Is Donald Trump good or bad for stocks? The financial press says both!

On Nov. 10, two days after the U.S. presidential election, the Dow hit an all-time high of 18,873.60.

Most market commentators default to news to explain why the market behaves as it does, and in this case, they attributed the price surge to Donald Trump's election win:

  • U.S. stocks surge following Trump victory (Chicago Tribune, Nov. 9)
  • Trump rally Day 2: Dow hits record high (USA Today, Nov. 10)
  • US stock market hits record high after Donald Trump’s victory (The Independent, Nov. 10)

But consumers of the financial press might be a little confused. In the days and hours before the election, they were told, to the contrary, that Trump was bad for the stock market:

  • A Trump win would sink stocks. (CNN Money, Oct. 24)
  • As Trump keeps rising in polls, stocks keep falling (CBS News, Nov. 4)
  • Dow futures tumble as Trump leads vote count (Boston Herald, Nov. 8)

This type of blatant conflict in cause-and-effect reasoning happens regularly in the financial press.

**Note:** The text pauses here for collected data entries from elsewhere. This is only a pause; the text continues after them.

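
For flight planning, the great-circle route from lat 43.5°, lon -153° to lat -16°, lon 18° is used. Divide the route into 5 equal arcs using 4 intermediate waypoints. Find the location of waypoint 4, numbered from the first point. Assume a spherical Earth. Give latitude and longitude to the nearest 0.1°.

≈ lat 13.5°, lon 10.9°

Convert each endpoint to a unit vector on the sphere (x = cos φ cos λ, y = cos φ sin λ, z = sin φ).
The central angle between the endpoints is δ = arccos(p₁·p₂) ≈ 2.643 rad (151.5°).
Interpolate at f = 4/5 with slerp weights a = sin((1−f)δ)/sin δ ≈ 1.055, b = sin(fδ)/sin δ ≈ 1.791.
p = a·p₁ + b·p₂ ≈ (0.955, 0.184, 0.233); φ = arcsin(p_z) ≈ 13.47°, λ = atan2(p_y, p_x) ≈ 10.93°.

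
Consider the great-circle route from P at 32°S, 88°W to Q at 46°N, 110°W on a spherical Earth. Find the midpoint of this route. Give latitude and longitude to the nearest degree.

Write both endpoints as unit vectors p₁, p₂ with components (cos φ cos λ, cos φ sin λ, sin φ).
The central angle between the endpoints is δ = arccos(p₁·p₂) ≈ 1.405 rad (80.5°).
Interpolate at f = 1/2 with slerp weights a = sin((1−f)δ)/sin δ ≈ 0.655, b = sin(fδ)/sin δ ≈ 0.655.
p = a·p₁ + b·p₂ ≈ (-0.136, -0.983, 0.124); φ = arcsin(p_z) ≈ 7.13°, λ = atan2(p_y, p_x) ≈ -97.89°.

≈ 7°N, 98°W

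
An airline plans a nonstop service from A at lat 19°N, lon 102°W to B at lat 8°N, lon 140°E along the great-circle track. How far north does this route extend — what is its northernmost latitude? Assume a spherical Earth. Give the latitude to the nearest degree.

≈ 26°N

The great circle lies in the plane with unit normal n̂ = (p₁ × p₂)/|p₁ × p₂|.
Here n̂_z ≈ -0.900; the vertex latitude is φ_max = arccos|n̂_z| ≈ 25.9°.
Check via Clairaut: cos φ_max = |cos φ₁| · sin C = cos(19.0°)·sin(72.1°) ≈ 0.900, again giving ≈ 25.9°.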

Yet, most investors continue to assume that news drives the stock market's trend.

Our way of market forecasting does not depend on who wins an election or any other news. Rather, we watch time-tested indicators with a focus on the market's Elliott wave structure.

On Sept. 2, 2016, we saw two ways to interpret the market's wave structure. The September Elliott Wave Financial Forecast said:

Both wave labels indicate that the structure of the Dow’s rally is not finished, so we expect another upward push. [emphasis added]

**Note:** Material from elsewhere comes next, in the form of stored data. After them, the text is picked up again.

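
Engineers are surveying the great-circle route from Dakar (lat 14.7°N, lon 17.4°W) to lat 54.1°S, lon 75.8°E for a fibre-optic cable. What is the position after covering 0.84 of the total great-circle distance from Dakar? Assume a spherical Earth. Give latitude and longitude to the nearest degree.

Write both endpoints as unit vectors p₁, p₂ with components (cos φ cos λ, cos φ sin λ, sin φ).
The central angle between the endpoints is δ = arccos(p₁·p₂) ≈ 1.810 rad (103.7°).
Interpolate at f = 0.84 with slerp weights a = sin((1−f)δ)/sin δ ≈ 0.294, b = sin(fδ)/sin δ ≈ 1.028.
p = a·p₁ + b·p₂ ≈ (0.419, 0.499, -0.758); φ = arcsin(p_z) ≈ -49.30°, λ = atan2(p_y, p_x) ≈ 49.99°.

≈ lat 49°S, lon 50°E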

So, we were not surprised by the new all-time high in the Dow. Indeed, we expected it, two months ago!

This weekly chart from our Nov. 11 Short Term Update shows the Dow's rally since 2011 [entire wave labeling available to subscribers]:

The last bar on the chart shows that during the week of Nov. 7-11, the index climbed 5%.

The U.S. election, the before-and-after stock market comments and the market's actual behavior all serve as timely reminders of our consistent message (Frost & Prechter's Elliott Wave Principle):

Sometimes the market appears to reflect outside conditions and events, but at other times it is entirely detached from what most people assume are causal conditions. The reason is that the market has a law of its own. It is not propelled by the external causality to which one becomes accustomed in the everyday experiences of life.

As we see it, this is one of the most crucial times in U.S. market history to keep a close watch on what the market's price pattern is revealing.